By Katie Lange,
Defense Media Activity
This blog is part of a weekly series called “Medal of Honor
Monday,” in which we’ll highlight one of the nearly 3,500 Medal of Honor
recipients who have earned the U.S. military’s highest medal for valor.
Many military men and women do heroic things that they can’t
get credit for because they’re involved in classified missions. For one Medal
of Honor recipient, he finally did get credit – 42 years after he lost his life
saving others.
During the Vietnam War, Air Force Chief Master Sgt. Richard
Etchberger, a 35-year-old combat support veteran with the 1043rd Radar
Evaluation Squadron, was part of a covert CIA and Air Force team sent to a
small radar station on top of a remote mountain in Laos. The site, called Lima
Site 85, was dedicated to directing U.S. air support in North Vietnam during
the early years of the war.
The mission wasn’t easy to join. Etchberger and the other
airmen involved needed to be released from the Air Force and hired by Lockheed
to avoid giving the perception that Laos was involved with the U.S. government
in the war. The program became known as Heavy Green. When the mission was over,
the airmen would be welcomed back into the Air Force.
From a mountainous jungle perch only 12 miles from North
Vietnam, 40 airmen controlled hundreds of air strikes into enemy territory
during the 1968 Rolling Thunder campaign.
The North Vietnamese knew the value of the site, so they
made many attempts to take it out. None were successful until March 10, 1968,
when they began to attack the site with heavy artillery. By nightfall,
Etchberger and his off-duty team realized their sleeping quarters were
vulnerable to the shelling, so they hid with their guns and survival radios on
a ledge partially protected by a rocky overhang for the rest of the night.
Early the next morning, enemy commandos scaled the cliff the
compound was on, killing 11 of the 19 Americans working at the site. While
Etchberger’s team was initially spared, it didn’t take long for the enemy to
find them and start attacking, killing two airmen and seriously injuring two
others.
Since Etchberger was a radar technician, he didn’t have any
formal combat training. But that didn’t stop him from picking up arms and defending
their position. For hours, Etchberger single-handedly held off the enemy with
an M-16 rifle, all while calling for air rescue and directing air strikes that
were practically right on top of him.
Once rescuers arrived, Etchberger risked his own life
several times, running through heavy fire to put three of his wounded comrades
into rescue slings hanging from the hovering rescue helicopter. But when he
finally climbed into the sling himself and was lifted to the chopper, he was
shot by enemy ground fire. He didn’t survive the flight.

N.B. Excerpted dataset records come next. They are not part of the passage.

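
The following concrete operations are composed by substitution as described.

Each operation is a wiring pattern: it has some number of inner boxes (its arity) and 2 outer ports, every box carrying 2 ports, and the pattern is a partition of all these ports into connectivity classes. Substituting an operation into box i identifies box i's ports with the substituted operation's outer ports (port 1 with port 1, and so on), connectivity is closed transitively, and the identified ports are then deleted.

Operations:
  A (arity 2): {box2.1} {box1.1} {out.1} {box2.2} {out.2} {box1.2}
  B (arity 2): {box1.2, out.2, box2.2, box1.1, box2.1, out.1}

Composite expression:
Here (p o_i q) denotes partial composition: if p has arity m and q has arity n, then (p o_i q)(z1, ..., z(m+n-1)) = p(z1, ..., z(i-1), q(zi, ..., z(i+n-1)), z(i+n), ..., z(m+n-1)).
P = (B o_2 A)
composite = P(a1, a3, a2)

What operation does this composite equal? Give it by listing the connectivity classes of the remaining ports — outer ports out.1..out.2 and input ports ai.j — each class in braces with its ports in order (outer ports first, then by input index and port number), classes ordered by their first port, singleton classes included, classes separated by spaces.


Connectivity passes through glued B-boundaries; trace each wire chain.
composing A on (a3, a2), with out.j its own outer ports: {out.1} {out.2} {a2.1} {a2.2} {a3.1} {a3.2}
composing B on (a1, a3, a2), with out.j its own outer ports: {out.1, out.2, a1.1, a1.2} {a2.1} {a2.2} {a3.1} {a3.2}

{out.1, out.2, a1.1, a1.2} {a2.1} {a2.2} {a3.1} {a3.2}


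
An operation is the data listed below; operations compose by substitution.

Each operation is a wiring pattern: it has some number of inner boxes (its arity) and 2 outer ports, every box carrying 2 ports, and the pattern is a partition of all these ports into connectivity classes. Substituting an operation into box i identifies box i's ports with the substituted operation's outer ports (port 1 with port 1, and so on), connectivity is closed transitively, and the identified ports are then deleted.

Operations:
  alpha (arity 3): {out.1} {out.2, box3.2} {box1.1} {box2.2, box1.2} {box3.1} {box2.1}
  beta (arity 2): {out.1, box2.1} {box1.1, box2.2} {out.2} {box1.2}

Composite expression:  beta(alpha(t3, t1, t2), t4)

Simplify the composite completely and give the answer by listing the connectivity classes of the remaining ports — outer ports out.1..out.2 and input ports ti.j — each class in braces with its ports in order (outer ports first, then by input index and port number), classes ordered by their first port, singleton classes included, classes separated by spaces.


{out.1, t4.1} {out.2} {t1.1} {t1.2, t3.2} {t2.1} {t2.2} {t3.1} {t4.2}

Reachability decides: close wires over beta-identified ports.
the subtree at alpha composes to {out.1} {out.2, t2.2} {t1.1} {t1.2, t3.2} {t2.1} {t3.1} on (t3, t1, t2); out.j = own outer ports
the subtree at beta composes to {out.1, t4.1} {out.2} {t1.1} {t1.2, t3.2} {t2.1} {t2.2} {t3.1} {t4.2} on (t3, t1, t2, t4); out.j = own outer ports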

Essentially, he gave his own life to save the lives of his
remaining crew and keep the enemy out.
For his actions, Etchberger was secretly awarded the Air
Force Cross, since details of the mission were classified until the mid-1980s.
Etchberger’s wife, Catherine, who accepted the honor on his behalf, was told
the real story of what happened to her husband but was sworn to secrecy – a
secret she kept for the rest of her life.
Her personal sacrifice wasn’t known until Sept. 21, 2010,
when Etchberger’s three sons received the Medal of Honor in their father’s
name.
“She kept that promise, to her husband and her country, all
those years, not even telling her own sons,” President Barack Obama said of
Catherine’s secret. “So, today is also a tribute to Catherine Etchberger, and a
reminder of the extraordinary sacrifices that our military spouses make on
behalf of our nation.”
Etchberger was the first E-9 to be awarded the medal, since
E-8 and E-9 weren’t created as pay grades until 1958.